Indeed, the federally funded Fentanyl HotSpot study describes the drug’s rise as a supply issue: “Consumers report buying any opioid that is available from their dealer, and widely acknowledge that fentanyl-laced heroin is most available.”
These perspectives from people on the ground – users, first responders and others – are particularly critical to understanding the complex relationships between fentanyl, naloxone and drug use behavior because secondary data on fentanyl are unusually unreliable. That is why the authors of the “moral hazard” study cannot control for it. Instead, their claim that moral hazard is driving fentanyl use is an inference, one that dangerously belies the fact that naloxone has not been widely distributed in many places - like New Hampshire and Cuyahoga County, Ohio - where overdose deaths continue to rise.

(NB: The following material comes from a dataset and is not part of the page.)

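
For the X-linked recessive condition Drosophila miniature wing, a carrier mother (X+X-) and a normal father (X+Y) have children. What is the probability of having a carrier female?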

A few public officials, like Maine’s Governor Paul LePage, believe that naloxone does not, on balance, benefit society. But naloxone skepticism is rare among experts. No professional organization has taken the position that distribution should be limited in order to prevent riskier drug use. The American Public Health Association and the U.S. surgeon general have issued unambiguous statements in support of naloxone’s broadest possible use.
Naloxone is not itself the answer to the country’s drug crisis. Nor can making it so widely available be achieved without costs – from the financial cost of Narcan kits to an increased burden on emergency services to the psychological toll that reviving the same person time and again can exact on responders.
Undoubtedly, another cost is that some users will use naloxone as a “safety net.” But it remains a powerful public health tool. It saves hundreds of lives every day and, if distributed with appropriate education and training, has the potential to save many thousands more. The research needed now would identify strategies to mitigate those costs and to distribute naloxone as widely as possible.